Pushing from a shallow clone to a remote is more complex, but is supported in modern git versions.

https://stackoverflow.com/a/6900428


> Completely different approach but same result in the end.

Well if you lock everything down with hashes, maybe in some sense, but other than declaring your configuration in a text file and deploying software with it, it's pretty much different (imperative approach with side effects everywhere, vs functional declarative approach).

* Nix being a real programming language (and thus allows far better composition, and abstraction)

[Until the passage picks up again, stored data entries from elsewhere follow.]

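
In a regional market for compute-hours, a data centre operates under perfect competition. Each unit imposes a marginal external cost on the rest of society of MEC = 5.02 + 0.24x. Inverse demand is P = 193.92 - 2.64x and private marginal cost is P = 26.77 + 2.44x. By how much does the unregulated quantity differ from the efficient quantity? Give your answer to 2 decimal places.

Market equilibrium (private): 26.77 + 2.44x = 193.92 - 2.64x → x_m = 32.9035.
Social marginal cost = private MC + MEC = 31.79 + 2.68x.
Set SMC = demand: 31.79 + 2.68x = 193.92 - 2.64x → x* = 30.4756.
Gap = |32.9035 − 30.4756| = 2.4279.

2.43 units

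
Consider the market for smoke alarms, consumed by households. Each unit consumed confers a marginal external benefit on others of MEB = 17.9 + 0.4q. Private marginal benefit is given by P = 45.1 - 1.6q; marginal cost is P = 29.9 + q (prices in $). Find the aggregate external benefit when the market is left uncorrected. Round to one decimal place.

Market equilibrium (private): 29.9 + q = 45.1 - 1.6q → q_m = 5.8462.
Total external benefit = ∫₀^{q_m} (17.9 + 0.4q) dq = 17.9×5.8462 + ½×0.4×5.8462² = 111.4826.

$111.5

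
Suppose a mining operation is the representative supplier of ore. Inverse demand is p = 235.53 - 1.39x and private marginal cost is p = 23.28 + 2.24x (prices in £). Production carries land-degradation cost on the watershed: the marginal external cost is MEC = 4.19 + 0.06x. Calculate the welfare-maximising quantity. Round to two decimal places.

x* = 56.38

Social marginal cost = private MC + MEC = 27.47 + 2.30x.
Set SMC = demand: 27.47 + 2.30x = 235.53 - 1.39x → x* = 56.3848.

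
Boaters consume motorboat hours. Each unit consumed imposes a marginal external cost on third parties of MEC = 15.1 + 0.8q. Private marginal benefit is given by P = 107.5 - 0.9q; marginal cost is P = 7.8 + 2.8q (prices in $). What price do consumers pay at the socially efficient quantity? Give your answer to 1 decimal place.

P = $90.6

Social marginal benefit = demand − MEC = 92.4 - 1.7q.
Set SMB = MC: 92.4 - 1.7q = 7.8 + 2.8q → q* = 18.8000.
Consumer price on the demand curve at q*: 107.5 − 0.9×18.8000 = 90.5800.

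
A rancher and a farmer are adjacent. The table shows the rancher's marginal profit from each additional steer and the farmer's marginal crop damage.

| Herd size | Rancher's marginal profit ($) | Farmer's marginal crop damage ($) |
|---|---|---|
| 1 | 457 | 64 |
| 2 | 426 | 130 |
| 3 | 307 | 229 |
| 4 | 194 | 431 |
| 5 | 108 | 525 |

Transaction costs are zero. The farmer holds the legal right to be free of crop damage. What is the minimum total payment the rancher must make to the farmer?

Efficient level: marginal profit ≥ marginal crop damage through level 3, so k* = 3.
With the farmer holding the right, the rancher must at least compensate total damage at k*: 64 + 130 + 229 = 423.

$423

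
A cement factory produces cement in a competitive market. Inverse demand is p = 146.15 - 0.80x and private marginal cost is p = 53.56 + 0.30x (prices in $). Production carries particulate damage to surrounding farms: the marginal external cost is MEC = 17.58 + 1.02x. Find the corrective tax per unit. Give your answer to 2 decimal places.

tax = $53.67 per unit

Social marginal cost = private MC + MEC = 71.14 + 1.32x.
Set SMC = demand: 71.14 + 1.32x = 146.15 - 0.80x → x* = 35.3821.
The Pigouvian tax equals MEC at x*: 17.58 + 1.02×35.3821 = 53.6697.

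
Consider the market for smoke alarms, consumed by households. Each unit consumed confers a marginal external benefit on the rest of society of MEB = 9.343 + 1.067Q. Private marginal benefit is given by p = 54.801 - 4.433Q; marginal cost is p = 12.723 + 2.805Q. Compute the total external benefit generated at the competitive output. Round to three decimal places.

Market equilibrium (private): 12.723 + 2.805Q = 54.801 - 4.433Q → Q_m = 5.8135.
Total external benefit = ∫₀^{Q_m} (9.343 + 1.067Q) dQ = 9.343×5.8135 + ½×1.067×5.8135² = 72.3461.

72.346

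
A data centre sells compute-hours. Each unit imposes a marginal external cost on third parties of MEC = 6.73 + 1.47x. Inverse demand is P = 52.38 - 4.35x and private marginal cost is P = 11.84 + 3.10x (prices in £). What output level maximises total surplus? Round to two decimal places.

x* = 3.79

Social marginal cost = private MC + MEC = 18.57 + 4.57x.
Set SMC = demand: 18.57 + 4.57x = 52.38 - 4.35x → x* = 3.7904.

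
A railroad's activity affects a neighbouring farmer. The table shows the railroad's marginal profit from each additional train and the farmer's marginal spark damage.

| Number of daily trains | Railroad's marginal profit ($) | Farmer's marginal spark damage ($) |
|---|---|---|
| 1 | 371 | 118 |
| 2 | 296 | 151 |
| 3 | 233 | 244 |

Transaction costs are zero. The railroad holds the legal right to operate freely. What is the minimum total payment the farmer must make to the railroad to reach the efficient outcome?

$233

Left alone the railroad would choose level 3 (marginal profit stays positive).
Efficient level: k* = 2 (marginal profit ≥ marginal spark damage through 2).
The farmer must at least cover the railroad's forgone profit from cutting 3→2: 233 = 233.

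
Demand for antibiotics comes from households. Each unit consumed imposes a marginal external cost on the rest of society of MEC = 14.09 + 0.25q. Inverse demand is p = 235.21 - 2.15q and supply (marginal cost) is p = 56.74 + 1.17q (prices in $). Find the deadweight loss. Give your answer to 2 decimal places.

DWL = $106.14

Market equilibrium (private): 56.74 + 1.17q = 235.21 - 2.15q → q_m = 53.7560.
Social marginal benefit = demand − MEC = 221.12 - 2.40q.
Set SMB = MC: 221.12 - 2.40q = 56.74 + 1.17q → q* = 46.0448.
The loss is the area between SMB and MC from q* to q_m; with linear curves that's a triangle of height MEC(q_m).
DWL = ½ × 7.7112 × 27.5290 = 106.1408.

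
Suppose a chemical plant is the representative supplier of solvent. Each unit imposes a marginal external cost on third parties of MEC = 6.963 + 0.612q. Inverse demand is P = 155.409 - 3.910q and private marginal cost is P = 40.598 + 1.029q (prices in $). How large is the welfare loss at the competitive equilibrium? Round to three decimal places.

Market equilibrium (private): 40.598 + 1.029q = 155.409 - 3.910q → q_m = 23.2458.
Social marginal cost = private MC + MEC = 47.561 + 1.641q.
Set SMC = demand: 47.561 + 1.641q = 155.409 - 3.910q → q* = 19.4286.
Between q* and q_m the wedge SMC − demand runs linearly from 0 to MEC(q_m), so the loss is a triangle.
DWL = ½ × 3.8172 × 21.1894 = 40.4421.

DWL = $40.442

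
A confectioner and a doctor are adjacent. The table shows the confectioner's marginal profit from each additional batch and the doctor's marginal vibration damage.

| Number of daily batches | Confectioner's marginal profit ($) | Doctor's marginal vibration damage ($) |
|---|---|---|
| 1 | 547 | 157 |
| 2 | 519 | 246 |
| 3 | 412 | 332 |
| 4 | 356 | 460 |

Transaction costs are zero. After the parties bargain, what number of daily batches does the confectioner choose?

3

Bargaining reaches the level where marginal profit last exceeds marginal vibration damage.
That holds through level 3 (412 ≥ 332) but not at 4 (356 < 460).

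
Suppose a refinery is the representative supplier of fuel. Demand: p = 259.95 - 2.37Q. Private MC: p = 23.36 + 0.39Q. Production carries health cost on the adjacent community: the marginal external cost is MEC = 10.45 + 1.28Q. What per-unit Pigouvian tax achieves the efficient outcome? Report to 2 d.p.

tax = 82.10 per unit

Social marginal cost = private MC + MEC = 33.81 + 1.67Q.
Set SMC = demand: 33.81 + 1.67Q = 259.95 - 2.37Q → Q* = 55.9752.
The Pigouvian tax equals MEC at Q*: 10.45 + 1.28×55.9752 = 82.0983.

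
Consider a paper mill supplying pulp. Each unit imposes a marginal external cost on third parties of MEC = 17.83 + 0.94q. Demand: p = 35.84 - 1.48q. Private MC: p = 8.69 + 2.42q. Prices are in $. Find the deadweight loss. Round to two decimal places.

DWL = $61.37

Market equilibrium (private): 8.69 + 2.42q = 35.84 - 1.48q → q_m = 6.9615.
Social marginal cost = private MC + MEC = 26.52 + 3.36q.
Set SMC = demand: 26.52 + 3.36q = 35.84 - 1.48q → q* = 1.9256.
Height of the DWL triangle at q_m is SMC(q_m) − demand(q_m) = MEC(q_m) = 24.3738.
DWL = ½ × 5.0359 × 24.3738 = 61.3720.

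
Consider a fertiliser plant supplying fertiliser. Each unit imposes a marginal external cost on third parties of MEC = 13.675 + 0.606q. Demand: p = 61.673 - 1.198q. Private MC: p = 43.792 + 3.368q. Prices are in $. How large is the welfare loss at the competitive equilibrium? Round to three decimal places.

Market equilibrium (private): 43.792 + 3.368q = 61.673 - 1.198q → q_m = 3.9161.
Social marginal cost = private MC + MEC = 57.467 + 3.974q.
Set SMC = demand: 57.467 + 3.974q = 61.673 - 1.198q → q* = 0.8132.
The loss is the area between SMC and demand from q* to q_m; with linear curves that's a triangle of height MEC(q_m).
DWL = ½ × 3.1029 × 16.0482 = 24.8980.

DWL = $24.898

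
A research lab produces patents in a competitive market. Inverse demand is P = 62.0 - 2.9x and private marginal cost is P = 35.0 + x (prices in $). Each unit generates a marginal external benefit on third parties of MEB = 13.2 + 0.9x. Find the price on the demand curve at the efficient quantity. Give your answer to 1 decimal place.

Social marginal cost = private MC − MEB = 21.8 + 0.1x.
Set SMC = demand: 21.8 + 0.1x = 62.0 - 2.9x → x* = 13.4000.
Consumer price on the demand curve at x*: 62.0 − 2.9×13.4000 = 23.1400.

P = $23.1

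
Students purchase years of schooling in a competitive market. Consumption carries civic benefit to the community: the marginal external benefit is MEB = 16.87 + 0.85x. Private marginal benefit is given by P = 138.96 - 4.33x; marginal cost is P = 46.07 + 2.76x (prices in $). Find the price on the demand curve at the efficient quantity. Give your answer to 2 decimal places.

P = $62.80

Social marginal benefit = demand + MEB = 155.83 - 3.48x.
Set SMB = MC: 155.83 - 3.48x = 46.07 + 2.76x → x* = 17.5897.
Consumer price on the demand curve at x*: 138.96 − 4.33×17.5897 = 62.7966.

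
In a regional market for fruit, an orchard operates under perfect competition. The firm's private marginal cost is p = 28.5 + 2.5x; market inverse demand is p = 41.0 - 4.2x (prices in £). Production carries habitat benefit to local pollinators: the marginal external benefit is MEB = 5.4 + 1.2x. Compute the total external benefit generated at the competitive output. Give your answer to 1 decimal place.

£12.2

Market equilibrium (private): 28.5 + 2.5x = 41.0 - 4.2x → x_m = 1.8657.
Total external benefit = ∫₀^{x_m} (5.4 + 1.2x) dx = 5.4×1.8657 + ½×1.2×1.8657² = 12.1633.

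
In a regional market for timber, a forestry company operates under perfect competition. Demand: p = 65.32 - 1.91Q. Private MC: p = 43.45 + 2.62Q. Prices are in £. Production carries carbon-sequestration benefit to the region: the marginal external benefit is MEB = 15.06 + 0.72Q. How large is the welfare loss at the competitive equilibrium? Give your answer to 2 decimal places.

Market equilibrium (private): 43.45 + 2.62Q = 65.32 - 1.91Q → Q_m = 4.8278.
Social marginal cost = private MC − MEB = 28.39 + 1.90Q.
Set SMC = demand: 28.39 + 1.90Q = 65.32 - 1.91Q → Q* = 9.6929.
Height of the DWL triangle at Q_m is demand(Q_m) − SMC(Q_m) = MEB(Q_m) = 18.5360.
DWL = ½ × 4.8651 × 18.5360 = 45.0897.

DWL = £45.09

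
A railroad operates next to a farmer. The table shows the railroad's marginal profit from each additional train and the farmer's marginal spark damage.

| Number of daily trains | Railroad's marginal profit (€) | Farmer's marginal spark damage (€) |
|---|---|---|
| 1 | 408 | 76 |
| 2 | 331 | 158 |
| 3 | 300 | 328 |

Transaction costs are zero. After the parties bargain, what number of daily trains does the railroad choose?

2

Bargaining reaches the level where marginal profit last exceeds marginal spark damage.
That holds through level 2 (331 ≥ 158) but not at 3 (300 < 328).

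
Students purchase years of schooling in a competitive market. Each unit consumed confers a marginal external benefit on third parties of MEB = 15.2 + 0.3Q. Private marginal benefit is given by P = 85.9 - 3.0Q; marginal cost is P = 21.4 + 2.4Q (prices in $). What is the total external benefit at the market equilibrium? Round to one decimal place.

Market equilibrium (private): 21.4 + 2.4Q = 85.9 - 3.0Q → Q_m = 11.9444.
Total external benefit = ∫₀^{Q_m} (15.2 + 0.3Q) dQ = 15.2×11.9444 + ½×0.3×11.9444² = 202.9552.

$203.0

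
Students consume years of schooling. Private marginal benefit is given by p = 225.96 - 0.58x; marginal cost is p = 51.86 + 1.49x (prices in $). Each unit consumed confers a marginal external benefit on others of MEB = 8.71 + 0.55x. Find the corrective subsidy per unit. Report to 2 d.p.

subsidy = $74.86 per unit

Social marginal benefit = demand + MEB = 234.67 - 0.03x.
Set SMB = MC: 234.67 - 0.03x = 51.86 + 1.49x → x* = 120.2697.
The Pigouvian subsidy equals MEB at x*: 8.71 + 0.55×120.2697 = 74.8583.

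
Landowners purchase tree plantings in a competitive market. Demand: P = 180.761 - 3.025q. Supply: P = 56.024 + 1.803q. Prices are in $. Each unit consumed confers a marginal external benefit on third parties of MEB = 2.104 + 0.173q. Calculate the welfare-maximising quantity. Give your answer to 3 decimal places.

Social marginal benefit = demand + MEB = 182.865 - 2.852q.
Set SMB = MC: 182.865 - 2.852q = 56.024 + 1.803q → q* = 27.2483.

q* = 27.248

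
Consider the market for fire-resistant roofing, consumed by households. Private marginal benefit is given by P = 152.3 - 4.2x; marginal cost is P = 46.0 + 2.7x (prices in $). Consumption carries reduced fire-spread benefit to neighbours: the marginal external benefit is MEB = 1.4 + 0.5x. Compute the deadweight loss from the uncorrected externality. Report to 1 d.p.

DWL = $6.5

Market equilibrium (private): 46.0 + 2.7x = 152.3 - 4.2x → x_m = 15.4058.
Social marginal benefit = demand + MEB = 153.7 - 3.7x.
Set SMB = MC: 153.7 - 3.7x = 46.0 + 2.7x → x* = 16.8281.
Between x* and x_m the wedge SMB − MC runs linearly from 0 to MEB(x_m), so the loss is a triangle.
DWL = ½ × 1.4223 × 9.1029 = 6.4735.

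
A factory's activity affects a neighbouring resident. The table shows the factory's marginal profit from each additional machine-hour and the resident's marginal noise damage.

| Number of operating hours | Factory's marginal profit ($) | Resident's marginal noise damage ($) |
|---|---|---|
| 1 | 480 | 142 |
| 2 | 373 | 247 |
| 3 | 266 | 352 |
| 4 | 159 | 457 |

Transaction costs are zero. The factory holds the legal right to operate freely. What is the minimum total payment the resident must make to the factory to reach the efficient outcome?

$425

Left alone the factory would choose level 4 (marginal profit stays positive).
Efficient level: k* = 2 (marginal profit ≥ marginal noise damage through 2).
The resident must at least cover the factory's forgone profit from cutting 4→2: 266 + 159 = 425.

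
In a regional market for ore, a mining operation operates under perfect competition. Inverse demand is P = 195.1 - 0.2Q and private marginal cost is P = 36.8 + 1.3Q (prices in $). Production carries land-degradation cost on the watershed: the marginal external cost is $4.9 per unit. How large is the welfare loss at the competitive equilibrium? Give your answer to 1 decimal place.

Market equilibrium (private): 36.8 + 1.3Q = 195.1 - 0.2Q → Q_m = 105.5333.
Social marginal cost = private MC + MEC = 41.7 + 1.3Q.
Set SMC = demand: 41.7 + 1.3Q = 195.1 - 0.2Q → Q* = 102.2667.
Between Q* and Q_m the wedge SMC − demand runs linearly from 0 to MEC(Q_m), so the loss is a triangle.
DWL = ½ × 3.2666 × 4.9000 = 8.0032.

DWL = $8.0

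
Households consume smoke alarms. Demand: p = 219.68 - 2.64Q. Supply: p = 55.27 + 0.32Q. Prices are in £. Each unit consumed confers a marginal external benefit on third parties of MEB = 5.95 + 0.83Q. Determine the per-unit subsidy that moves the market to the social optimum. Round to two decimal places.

subsidy = £72.33 per unit

Social marginal benefit = demand + MEB = 225.63 - 1.81Q.
Set SMB = MC: 225.63 - 1.81Q = 55.27 + 0.32Q → Q* = 79.9812.
The Pigouvian subsidy equals MEB at Q*: 5.95 + 0.83×79.9812 = 72.3344.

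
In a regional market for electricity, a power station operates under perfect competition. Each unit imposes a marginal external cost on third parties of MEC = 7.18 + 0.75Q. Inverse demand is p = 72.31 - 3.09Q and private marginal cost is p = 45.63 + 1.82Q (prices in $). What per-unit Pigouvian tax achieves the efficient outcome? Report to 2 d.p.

Social marginal cost = private MC + MEC = 52.81 + 2.57Q.
Set SMC = demand: 52.81 + 2.57Q = 72.31 - 3.09Q → Q* = 3.4452.
The Pigouvian tax equals MEC at Q*: 7.18 + 0.75×3.4452 = 9.7639.

tax = $9.76 per unit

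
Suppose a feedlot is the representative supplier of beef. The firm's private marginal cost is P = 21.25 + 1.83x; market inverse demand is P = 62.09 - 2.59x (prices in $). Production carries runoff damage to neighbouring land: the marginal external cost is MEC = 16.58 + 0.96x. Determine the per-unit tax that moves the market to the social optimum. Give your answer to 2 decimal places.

Social marginal cost = private MC + MEC = 37.83 + 2.79x.
Set SMC = demand: 37.83 + 2.79x = 62.09 - 2.59x → x* = 4.5093.
The Pigouvian tax equals MEC at x*: 16.58 + 0.96×4.5093 = 20.9089.

tax = $20.91 per unit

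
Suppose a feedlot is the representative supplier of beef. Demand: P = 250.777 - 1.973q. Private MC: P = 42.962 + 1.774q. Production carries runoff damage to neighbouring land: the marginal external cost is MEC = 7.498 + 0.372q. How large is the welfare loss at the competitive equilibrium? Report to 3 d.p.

Market equilibrium (private): 42.962 + 1.774q = 250.777 - 1.973q → q_m = 55.4617.
Social marginal cost = private MC + MEC = 50.460 + 2.146q.
Set SMC = demand: 50.460 + 2.146q = 250.777 - 1.973q → q* = 48.6324.
The welfare-loss triangle has base |q_m − q*| and height MEC(q_m) (the vertical gap between SMC and demand is zero at q* and MEC at q_m).
DWL = ½ × 6.8293 × 28.1298 = 96.0534.

DWL = 96.053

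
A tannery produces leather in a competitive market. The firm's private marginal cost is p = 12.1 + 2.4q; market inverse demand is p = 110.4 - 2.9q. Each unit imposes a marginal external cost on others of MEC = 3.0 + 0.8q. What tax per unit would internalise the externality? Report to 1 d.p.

Social marginal cost = private MC + MEC = 15.1 + 3.2q.
Set SMC = demand: 15.1 + 3.2q = 110.4 - 2.9q → q* = 15.6230.
The Pigouvian tax equals MEC at q*: 3.0 + 0.8×15.6230 = 15.4984.

tax = 15.5 per unit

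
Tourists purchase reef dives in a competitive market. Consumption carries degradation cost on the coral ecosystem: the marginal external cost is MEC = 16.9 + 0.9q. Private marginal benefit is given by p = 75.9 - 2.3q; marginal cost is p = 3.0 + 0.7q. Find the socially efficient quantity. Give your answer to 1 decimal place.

Social marginal benefit = demand − MEC = 59.0 - 3.2q.
Set SMB = MC: 59.0 - 3.2q = 3.0 + 0.7q → q* = 14.3590.

q* = 14.4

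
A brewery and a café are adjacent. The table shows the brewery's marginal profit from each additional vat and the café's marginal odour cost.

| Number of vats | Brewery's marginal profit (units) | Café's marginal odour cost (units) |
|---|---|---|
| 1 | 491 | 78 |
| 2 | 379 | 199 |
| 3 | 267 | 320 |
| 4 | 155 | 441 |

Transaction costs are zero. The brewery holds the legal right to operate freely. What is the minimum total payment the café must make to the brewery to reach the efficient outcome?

Left alone the brewery would choose level 4 (marginal profit stays positive).
Efficient level: k* = 2 (marginal profit ≥ marginal odour cost through 2).
The café must at least cover the brewery's forgone profit from cutting 4→2: 267 + 155 = 422.

422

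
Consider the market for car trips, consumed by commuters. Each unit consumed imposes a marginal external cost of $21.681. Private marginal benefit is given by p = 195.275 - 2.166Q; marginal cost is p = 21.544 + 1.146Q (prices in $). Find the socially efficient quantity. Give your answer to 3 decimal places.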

* You can run any configuration you want, and easily jump between configurations (e.g. rollback), advantage of being stateless (well obviously to a degree, as a lot of software itself creates state, but normally you're not jumping between multiple major versions of the same software anyway).

* Great caching as every built derivation is cached in `nix/store`, thus only things get rebuild, that are actually changed

With Ansible you may achieve something similar, but afaik require way more setup and discipline to keep it clean, and the "programming" in Ansible feels rather painful, if you're used to a real (functional) programming language.


> With Ansible you may achieve something similar, but afaik require way more setup and discipline to keep it clean, and the "programming" in Ansible feels rather painful, if you're used to a real (functional) programming language.

Not to mention that templating a language that uses spaces for logic (YAML) is just useless amounts of pain for no good reason.